VENCENDO AS DESCULPAS

Acho que eu tinha uns 9 ou 10 anos de idade quando abri os olhos e, ao pé da cama, havia um violão. Era o dia do meu aniversário. Aquela foi, de longe, uma das melhores surpresas da minha vida. Eu tinha esse sonho, sabe? Um violão para ser meu companheiro. Lembro bem da cor de caramelo que ele tinha, do som rouco das cordas desafinadas que jurava para todo mundo que estavam perfeitamente alinhadas.

Nunca fui do tipo que insiste ou persiste muito nas coisas que me oferecem qualquer tipo de dificuldade. Sou apressado, quero tudo na minha hora, no meu momento. Crio as oportunidades às vezes até na minha própria cabeça.

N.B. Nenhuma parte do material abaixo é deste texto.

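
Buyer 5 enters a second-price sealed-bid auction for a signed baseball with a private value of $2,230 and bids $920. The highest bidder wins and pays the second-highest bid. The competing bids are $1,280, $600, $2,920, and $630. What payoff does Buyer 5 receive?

$0

Highest competing bid: $2,920.
Buyer 5's bid $920 is not the highest, so Buyer 5 loses, pays nothing, and earns zero payoff.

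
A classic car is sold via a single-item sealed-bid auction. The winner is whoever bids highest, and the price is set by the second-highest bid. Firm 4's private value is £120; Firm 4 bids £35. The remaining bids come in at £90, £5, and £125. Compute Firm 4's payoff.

£0

Highest competing bid: £125.
Firm 4's bid £35 is not the highest, so Firm 4 loses, pays nothing, and earns zero payoff.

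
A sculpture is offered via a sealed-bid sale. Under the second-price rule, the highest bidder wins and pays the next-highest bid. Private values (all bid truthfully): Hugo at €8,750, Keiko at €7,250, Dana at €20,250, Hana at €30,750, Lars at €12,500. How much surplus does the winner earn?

Ordered from highest: Hana €30,750; Dana €20,250; Lars €12,500; Hugo €8,750; Keiko €7,250.
Hana wins with the top bid and pays the second-highest, €20,250.
Surplus = €30,750 − €20,250 = €10,500.

Winner's surplus: €10,500.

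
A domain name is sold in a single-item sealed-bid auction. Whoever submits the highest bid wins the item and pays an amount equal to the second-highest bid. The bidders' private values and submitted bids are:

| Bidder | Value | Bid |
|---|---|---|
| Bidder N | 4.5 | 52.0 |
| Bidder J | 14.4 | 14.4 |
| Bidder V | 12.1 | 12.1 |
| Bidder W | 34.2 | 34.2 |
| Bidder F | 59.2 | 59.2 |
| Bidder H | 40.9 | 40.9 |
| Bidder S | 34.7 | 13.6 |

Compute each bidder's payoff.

Ranking the bids: Bidder F 59.2; Bidder N 52.0; Bidder H 40.9; Bidder W 34.2; Bidder J 14.4; Bidder S 13.6; Bidder V 12.1.
Bidder F has the top bid and wins; the price is the second-highest bid, 52.0.
Bidder F's payoff = 59.2 − 52.0 = 7.2. All other bidders lose, so their payoff is 0.

Payoffs: Bidder N 0.0, Bidder J 0.0, Bidder V 0.0, Bidder W 0.0, Bidder F 7.2, Bidder H 0.0, Bidder S 0.0.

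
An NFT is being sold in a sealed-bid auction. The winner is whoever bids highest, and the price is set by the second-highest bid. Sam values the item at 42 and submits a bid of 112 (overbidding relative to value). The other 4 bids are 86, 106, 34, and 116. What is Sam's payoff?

0

Highest competing bid: 116.
Sam's bid 112 is not the highest, so Sam loses, pays nothing, and earns zero payoff.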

Arranjo logo uma desculpa esfarrapada de que senti que era para ser naquele momento, só com a fútil expectativa de que o universo conspire a favor.

A verdade é que tentei de todas as maneiras aprender a tocar violão. Com professor particular, vídeos na internet, revistas para iniciantes. Meus dedos chegaram a ferir de tanto esforço. As marcas que as cordas deixavam nas pontas custavam a sarar. Até depois que não existiam traços aparentes, o menor toque fazia a dor voltar.

Acredito que nunca fui um bom aluno. Com certeza, não era o mais dedicado, apesar de fazer os dedos sofrerem nas vezes em que tentava me concentrar naquilo. É que meu corpo sempre rejeitou qualquer sinal de dor. Aprendi a soar um alerta dentro de mim para quando algo não fosse sair como eu planejei. Era uma forma de evacuar o barco antes do inevitável fim, entende?

Até hoje, o violão fica ao pé da cama, com uma capa linda que comprei para não guardar poeira. Mas o contato visual é o máximo que eu e ele mantemos. Não ousamos nos tocar. É como se tivéssemos a convicção de que não fomos feitos para ser um par. De que não ia rolar. De que o santo não bateu. De que não rolou a famosa e maldita química.

Amar parece muito com aprender a tocar violão. No começo, parece complicado, dói os dedos, deixa algumas marcas, mas depois caleja. Se a gente não desistir antes, ainda consegue criar acordes e melodias sem lembrar que fere. Que machuca. Que maltrata. Que é aquela famosa máxima de que sem dor não existem vitórias. Talvez fique mais fácil entender se você substituir toda a história do violão por um coração.

Nascemos para viver grandes histórias, mas, para conseguirmos, finalmente, dedilhar músicas apaixonadas, precisamos antes passar por alguns aprendizados. Só quero lhe pedir uma coisa, meu amigo: não faça como eu. Não se dê por vencido. Não desista de tentar. É que eu nunca fui um bom aluno. Talvez por falta de força de vontade. Vai ver, seu final deva ser mais feliz que o meu. O violão pode, quem sabe, te amar.